Kultur – barrierefrei
STICH-WORT
17/11/21 Wie groß ist der Wendekreis eines Rollstuhls? Mit einem Geviert von anderthalb Metern ist man auf der sicheren Seite. Taster und Druckknöpfe sollen in einer Greifhöhe von 85 bis 100 cm erreichbar und 50 Zentimeter von Raumecken entfernt sein. – Solche Dinge weiß nicht jeder. Das Land hat einen neuen Leitfaden für barrierefreie Kulturveranstaltungen herausgegeben.
Von Reinhard Kriechbaum
Im Kulturentwicklungsplan (KEP) des Landes ist die kulturelle Teilhabe als wesentlicher Baustein des Kulturlands Salzburg verankert und der neue Leitfaden als prioritäre Maßnahme verankert. Barrierefreiheit spielt dabei eine zentrale Rolle. „Nicht zuletzt aufgrund des demographischen Wandels hin zu einer älter werdenden Gesellschaft sind barrierefreie Erreichbarkeit von und Zugänglichkeit zu Kunst- und Kultureinrichtungen und -veranstaltungen oder zu Kunstprojekten besonders wichtig“, betont LHStv. Heinrich Schellhorn.
Kulturveranstaltungen barrierefrei und inklusiv heißt die neue Broschüre, die kompakt und übersichtlich einschlägige Informationen für Veranstaltende bereit hält. Es fehlt ja kaum einmal am guten Willen, oft aber am Wissen. Schon kleine Maßnahmen sind oft sehr hilfreich. Das beginnt bei der Gestaltung von Einladungskarten zu Veranstaltungen: Nicht alles, was Graphikern an Originellem einfällt, ist auch tauglich für Menschen mit Sehschwäche. Und selbst als Scharf-Sichtiger ärgert man sich mitunter, wie schlecht lesbar Programmhefttexte im Halbdunkel eines Veranstaltungsraums sind, wenn der Kontrast zwischen Schrift und Hintergrund nicht stark genug ist. So stylisch auch ein Veranstaltungsraum aussehen mag: Was hilft's, wenn auf Rollstuhlplätze vergessen wird oder neben dieser Freifläche kein Sitz für Begleitpersonen vorgesehen ist. Wie viele Rollstuhlplätze braucht's überhaupt? Ein Platz pro hundert Besucher ist ein probates Richtmaß.

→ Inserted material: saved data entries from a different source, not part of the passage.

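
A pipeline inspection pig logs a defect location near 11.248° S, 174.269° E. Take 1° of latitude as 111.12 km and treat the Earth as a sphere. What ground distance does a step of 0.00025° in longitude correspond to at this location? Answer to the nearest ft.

89 ft

At 11.248° a degree of longitude is 111120 × cos 11.248° ≈ 108986 m, so 0.00025° corresponds to 27.2464 m.
In feet: 27.2464 m ÷ 0.3048 ≈ 89.391 ft.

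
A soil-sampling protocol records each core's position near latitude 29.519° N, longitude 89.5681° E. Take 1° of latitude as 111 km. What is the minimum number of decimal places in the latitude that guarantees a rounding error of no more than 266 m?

3

One degree of latitude covers 111000 m.
Rounding to N decimal places gives at most 0.5 × 10⁻ᴺ degrees of error, i.e. 0.5 × 10⁻ᴺ × 111000 m.
Setting 55500 × 10⁻ᴺ ≤ 266 gives 10ᴺ ≥ 208.6, i.e. N ≥ 2.32.
At 2 places the error can reach 555 m, but 3 places keeps it to 55.5 m.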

Es geht also darum, Bewusstsein für das Thema Inklusion zu schaffen. Viel Wissenswertes entlang der „Servicekette“, sprich: von der Einladung zu einer Veranstaltung über Anreise, Parkplätze, Wege und Situationen in den Gebäuden bis zur Fahrt nach Hause. Kulturhaus-Planer und Organisatoren von Veranstaltungen finden in der Broschüre viele Anregungen, die oft mit minimalen Mitteln umzusetzen sind. „Es gibt eine Reihe von Verbesserungsmöglichkeiten, die für Veranstaltende meist nur kleine Änderungen bedeuten, aber für viele Menschen eine wichtige Voraussetzung zur ungehinderten Teilnahme sind“, so Sozial- und Kulturreferent Heinrich Schellhorn.
„Die barrierefreie Gestaltung von Kunst- und Kulturangeboten ist ein klarer Auftrag der UN-Konvention über die Rechte von Menschen mit Behinderungen, die in Österreich seit 2008 in Kraft ist. Sie macht aber auch ökonomisch Sinn, indem neue Zielgruppen gewonnen werden. Denn nicht nur für Menschen mit Behinderungen ist der Abbau von Zugangshürden wichtig, auch andere Gruppen, wie Eltern mit kleinen Kindern oder ältere Menschen, profitieren davon“, so Eva Veichtlbauer, die Leiterin der Abteilung Kultur, Bildung, Gesellschaft und Sport.
Die Autorin der neuen Broschüre, die es gedruckt oder als pdf-Datei gibt, ist Monika Schmerold, Sachverständige für barrierefreies Bauen und Gestalten. Die Tipps und Hinweise sind auf 18 Seiten komprimiert „Es handelt sich um kein Handbuch, sondern um eine praktische Übersicht als Einstieg in die Thematik mit weiterführenden Literaturhinweisen“, erklärt Schmerold.